These curvilinear patters are shaped by separating the decreases from their matching yarn overs. The nupps are placed next to the yarn over increases, and follow their curves. They are found in between the increases and decreases (otherwise they don't follow the shaping).
They are first cousins to the many Shetland shell and similar patterns. They come in singles, doubles, mirror images, half-steps, and every variation. Lily-of-the-valley patterns add delicacy and beauty to so many knit pieces.
|A shawl with Shetland edging; you can easily imagine adding nupps to the shell pattern.|
The Afield pattern features a leg with alternating lily-of-the-valley patterns. The foot continues the same shaping minus the nupps (for comfort as nupps are lumps which won't feel pleasant pressed between the foot and the shoe).

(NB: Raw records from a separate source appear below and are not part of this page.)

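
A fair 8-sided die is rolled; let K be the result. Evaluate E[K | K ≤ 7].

4

Given K ≤ 7, K is equally likely to be any of {1, 2, 3, 4, 5, 6, 7}.
E[K | K ≤ 7] = (1 + 2 + 3 + 4 + 5 + 6 + 7) / 7 = 4.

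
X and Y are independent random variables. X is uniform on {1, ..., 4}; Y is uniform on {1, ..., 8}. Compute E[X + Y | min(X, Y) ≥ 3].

9

P(min(X, Y) ≥ 3) = 3/8.
Summing (X+Y)·P(x,y) over outcomes with min(X, Y) ≥ 3 gives 27/8.
E[X + Y | min(X, Y) ≥ 3] = (27/8) / (3/8) = 9.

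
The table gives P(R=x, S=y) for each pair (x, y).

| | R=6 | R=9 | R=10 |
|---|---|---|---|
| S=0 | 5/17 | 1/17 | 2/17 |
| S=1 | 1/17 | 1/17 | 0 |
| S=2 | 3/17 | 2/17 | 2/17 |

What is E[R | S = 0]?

P(S = 0) = 8/17.
Σ R·P over the event = 6·(5/17) + 9·(1/17) + 10·(2/17) = 59/17.
E[R | S = 0] = (59/17) / (8/17) = 59/8.

59/8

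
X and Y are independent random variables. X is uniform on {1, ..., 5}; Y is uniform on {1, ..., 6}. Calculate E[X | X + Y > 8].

Outcomes with X + Y > 8: (3,6), (4,5), (4,6), (5,4), (5,5), (5,6), each with probability 1/30.
E[X | X + Y > 8] = (3 + 4 + 4 + 5 + 5 + 5) / 6 = 13/3.

13/3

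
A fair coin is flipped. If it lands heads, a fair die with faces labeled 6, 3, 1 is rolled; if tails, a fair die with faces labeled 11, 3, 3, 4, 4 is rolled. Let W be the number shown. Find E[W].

E[W | heads] = (6+3+1)/3 = 10/3.
E[W | tails] = (11+3+3+4+4)/5 = 5.
E[W] = (1/2)·(10/3) + (1/2)·(5) = 25/6.

25/6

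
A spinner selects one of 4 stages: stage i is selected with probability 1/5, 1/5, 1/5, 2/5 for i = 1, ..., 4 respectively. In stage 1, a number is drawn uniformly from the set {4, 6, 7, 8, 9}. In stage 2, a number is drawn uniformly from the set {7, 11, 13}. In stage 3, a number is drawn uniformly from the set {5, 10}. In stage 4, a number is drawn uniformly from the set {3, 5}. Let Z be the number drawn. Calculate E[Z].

E[Z | stage 1] = (4+6+7+8+9)/5 = 34/5.
E[Z | stage 2] = (7+11+13)/3 = 31/3.
E[Z | stage 3] = (5+10)/2 = 15/2.
E[Z | stage 4] = (3+5)/2 = 4.
By the law of total expectation,
E[Z] = (1/5)·(34/5) + (1/5)·(31/3) + (1/5)·(15/2) + (2/5)·(4) = 979/150.

979/150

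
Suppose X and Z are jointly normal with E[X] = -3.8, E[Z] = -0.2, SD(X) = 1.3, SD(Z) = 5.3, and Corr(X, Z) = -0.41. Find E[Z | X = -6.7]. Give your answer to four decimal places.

4.6475

The regression of Z on X has slope ρ·σ_Z/σ_X and passes through (μ_X, μ_Z).
E[Z | X=-6.7] = -0.2 + (-0.41)·(5.3/1.3)·(-6.7 − (-3.8)) = -0.2 + (-1.67154)·(-2.9) = 4.6475.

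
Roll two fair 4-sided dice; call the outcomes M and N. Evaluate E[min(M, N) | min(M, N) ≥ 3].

P(min(M, N) ≥ 3) = 1/4.
Summing min(M,N)·P(x,y) over outcomes with min(M, N) ≥ 3 gives 13/16.
E[min(M, N) | min(M, N) ≥ 3] = (13/16) / (1/4) = 13/4.

13/4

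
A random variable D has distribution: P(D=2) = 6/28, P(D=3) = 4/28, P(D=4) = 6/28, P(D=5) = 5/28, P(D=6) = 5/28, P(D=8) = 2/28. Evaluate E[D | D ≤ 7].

P(D ≤ 7) = 13/14.
Σ over the event: 2·3/14 + 3·1/7 + 4·3/14 + 5·5/28 + 6·5/28 = 103/28.
E[D | D ≤ 7] = (103/28) / (13/14) = 103/26.

103/26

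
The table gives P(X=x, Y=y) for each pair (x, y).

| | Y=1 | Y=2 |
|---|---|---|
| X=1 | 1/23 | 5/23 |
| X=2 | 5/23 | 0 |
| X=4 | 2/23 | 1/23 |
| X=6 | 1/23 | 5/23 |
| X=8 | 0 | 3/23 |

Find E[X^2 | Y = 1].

P(Y = 1) = 9/23.
Σ X^2·P over the event = 1·(1/23) + 4·(5/23) + 16·(2/23) + 36·(1/23) = 89/23.
E[X^2 | Y = 1] = (89/23) / (9/23) = 89/9.

89/9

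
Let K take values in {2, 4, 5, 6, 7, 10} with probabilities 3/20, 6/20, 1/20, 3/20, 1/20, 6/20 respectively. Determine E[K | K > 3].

P(K > 3) = 17/20.
Σ over the event: 4·3/10 + 5·1/20 + 6·3/20 + 7·1/20 + 10·3/10 = 57/10.
E[K | K > 3] = (57/10) / (17/20) = 114/17.

114/17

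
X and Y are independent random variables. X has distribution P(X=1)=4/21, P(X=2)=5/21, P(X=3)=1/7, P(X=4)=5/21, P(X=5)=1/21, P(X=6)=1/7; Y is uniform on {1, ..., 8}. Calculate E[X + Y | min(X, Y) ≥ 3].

P(min(X, Y) ≥ 3) = 3/7.
Summing (X+Y)·P(x,y) over outcomes with min(X, Y) ≥ 3 gives 59/14.
E[X + Y | min(X, Y) ≥ 3] = (59/14) / (3/7) = 59/6.

59/6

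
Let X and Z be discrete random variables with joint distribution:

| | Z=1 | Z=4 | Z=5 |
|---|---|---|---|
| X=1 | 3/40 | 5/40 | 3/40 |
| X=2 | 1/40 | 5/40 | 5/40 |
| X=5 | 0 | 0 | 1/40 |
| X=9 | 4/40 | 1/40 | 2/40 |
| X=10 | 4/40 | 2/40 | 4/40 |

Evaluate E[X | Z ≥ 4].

30/7

P(Z ≥ 4) = 7/10.
Summing X·P(X=x,Z=y) over the conditioning event gives 3.
E[X | Z ≥ 4] = (3) / (7/10) = 30/7.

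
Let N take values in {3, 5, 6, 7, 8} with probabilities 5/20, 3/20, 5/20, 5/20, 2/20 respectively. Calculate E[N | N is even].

P(N is even) = 7/20.
Σ over the event: 6·1/4 + 8·1/10 = 23/10.
E[N | N is even] = (23/10) / (7/20) = 46/7.

46/7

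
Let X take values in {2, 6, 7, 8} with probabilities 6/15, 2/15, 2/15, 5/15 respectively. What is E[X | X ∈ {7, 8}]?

P(X ∈ {7, 8}) = 7/15.
Σ over the event: 7·2/15 + 8·1/3 = 18/5.
E[X | X ∈ {7, 8}] = (18/5) / (7/15) = 54/7.

54/7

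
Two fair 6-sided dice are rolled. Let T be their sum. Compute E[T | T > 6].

P(T > 6) = 7/12.
Σ over the event: 7·1/6 + 8·5/36 + 9·1/9 + 10·1/12 + 11·1/18 + 12·1/36 = 91/18.
E[T | T > 6] = (91/18) / (7/12) = 26/3.

26/3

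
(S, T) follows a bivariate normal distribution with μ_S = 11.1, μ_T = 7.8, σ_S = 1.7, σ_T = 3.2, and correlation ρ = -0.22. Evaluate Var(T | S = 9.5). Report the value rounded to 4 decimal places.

9.7444

For a bivariate normal, Var(T | S=x) = σ_T²(1 − ρ²).
Var(T | S=9.5) = (3.2)²·(1 − (-0.22)²) = 10.24·0.9516 = 9.7444.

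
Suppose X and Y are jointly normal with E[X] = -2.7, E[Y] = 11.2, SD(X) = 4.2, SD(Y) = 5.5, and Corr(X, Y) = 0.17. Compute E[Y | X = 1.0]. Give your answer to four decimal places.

The regression of Y on X has slope ρ·σ_Y/σ_X and passes through (μ_X, μ_Y).
E[Y | X=1.0] = 11.2 + (0.17)·(5.5/4.2)·(1.0 − (-2.7)) = 11.2 + (0.22262)·(3.7) = 12.0237.

12.0237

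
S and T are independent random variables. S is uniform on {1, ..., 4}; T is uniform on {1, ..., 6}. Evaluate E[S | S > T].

10/3

Outcomes with S > T: (2,1), (3,1), (3,2), (4,1), (4,2), (4,3), each with probability 1/24.
E[S | S > T] = (2 + 3 + 3 + 4 + 4 + 4) / 6 = 10/3.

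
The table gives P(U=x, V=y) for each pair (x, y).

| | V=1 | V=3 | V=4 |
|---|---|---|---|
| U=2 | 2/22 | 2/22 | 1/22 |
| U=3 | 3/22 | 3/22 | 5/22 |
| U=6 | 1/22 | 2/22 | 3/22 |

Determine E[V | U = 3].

32/11

P(U = 3) = 1/2.
Σ V·P over the event = 1·(3/22) + 3·(3/22) + 4·(5/22) = 16/11.
E[V | U = 3] = (16/11) / (1/2) = 32/11.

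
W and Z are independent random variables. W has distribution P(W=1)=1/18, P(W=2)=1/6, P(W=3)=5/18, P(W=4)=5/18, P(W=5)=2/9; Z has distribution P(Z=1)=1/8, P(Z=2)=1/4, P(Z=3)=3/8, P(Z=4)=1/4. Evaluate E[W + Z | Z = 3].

58/9

P(Z = 3) = 3/8.
Summing (W+Z)·P(x,y) over outcomes with Z = 3 gives 29/12.
E[W + Z | Z = 3] = (29/12) / (3/8) = 58/9.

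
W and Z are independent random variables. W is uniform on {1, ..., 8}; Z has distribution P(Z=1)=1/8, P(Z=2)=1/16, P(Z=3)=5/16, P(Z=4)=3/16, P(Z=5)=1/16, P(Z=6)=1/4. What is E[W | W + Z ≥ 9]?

P(W + Z ≥ 9) = 15/32.
Summing W·P(x,y) over outcomes with W + Z ≥ 9 gives 47/16.
E[W | W + Z ≥ 9] = (47/16) / (15/32) = 94/15.

94/15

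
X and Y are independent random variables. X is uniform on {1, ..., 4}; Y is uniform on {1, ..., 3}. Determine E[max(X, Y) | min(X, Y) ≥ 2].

19/6

Outcomes with min(X, Y) ≥ 2: (2,2), (2,3), (3,2), (3,3), (4,2), (4,3), each with probability 1/12.
E[max(X, Y) | min(X, Y) ≥ 2] = (2 + 3 + 3 + 3 + 4 + 4) / 6 = 19/6.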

It is an easy stitch pattern to work; quickly memorized, and not prone to errors as the location of the next row's nupps and increases are always easy to see.
Many knitters' first exposure to lily-of-the-valley patterns was Evelyn A. Clark's well-known Swallowtail Shawl, first published by Interweave and now available through the designer's website for free, with complete instructions for multiple yarn weights. It's a lovely way to practice the stitch pattern, as the maikel pattern doesn't occur until the outer area, following a small leaf pattern in the main body of the scarf. I myself love this pattern so much that I have knit it in cotton yarns, alpaca, yarns, sock-type yarns, and 100% wool yarns.